Suddenly, that snarl lifted into a smile, and the woman lowered the shotgun. “Will!”
“Yes,” he said and stared at her. There was something familiar about her face. Those eyes…
“Why, don’t you even remember me, Will? It’s me, Maggie.”
“Maggie?” he mumbled dumbly. He couldn’t help it. How could this lovely woman be Rose’s irritating little friend, Maggie Dunne?
Why, when he’d left for the war, Maggie had been a bright-eyed tomboy with a wild streak wider than the Red River, always pestering Will while he was trying to work and getting his sister into a heap of trouble.
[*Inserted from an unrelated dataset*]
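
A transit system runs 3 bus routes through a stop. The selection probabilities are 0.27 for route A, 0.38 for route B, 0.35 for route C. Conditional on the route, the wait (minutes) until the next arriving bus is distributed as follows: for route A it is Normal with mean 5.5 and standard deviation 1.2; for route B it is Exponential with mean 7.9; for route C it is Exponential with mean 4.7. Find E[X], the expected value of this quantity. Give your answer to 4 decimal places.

6.1320

Component means — A: 5.5; B: 7.9; C: 4.7.
E[X] = 0.27·5.5 + 0.38·7.9 + 0.35·4.7 = 6.132.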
“If you don’t remember me, Will Bentley,” Maggie said—and it was Maggie; he saw that now, saw it in her eyes and the angles of her changed face, saw that she had matured into a woman of unmatched beauty—frowning at him, “I’m going to go ahead and shoot you after all.”
“Don’t shoot,” he said, smiling at her joke. “I remember you, Maggie. It’s just you… grew up. I didn’t recognize you was all. You look different.”
She put her hands on her hips. “You haven’t seen me for six years, Will. Did you think I still had pigtails in my hair and frogs in my pockets?”
Then she rushed forward and wrapped her arms around him and kissed his cheek, and he put his arms around her and was surprised to realize he was uncomfortably and involuntarily attracted to this gorgeous young woman who had always before been his little sister’s troublesome shadow, a pint-sized pain in the neck with fire in her eyes and laughter in her heart.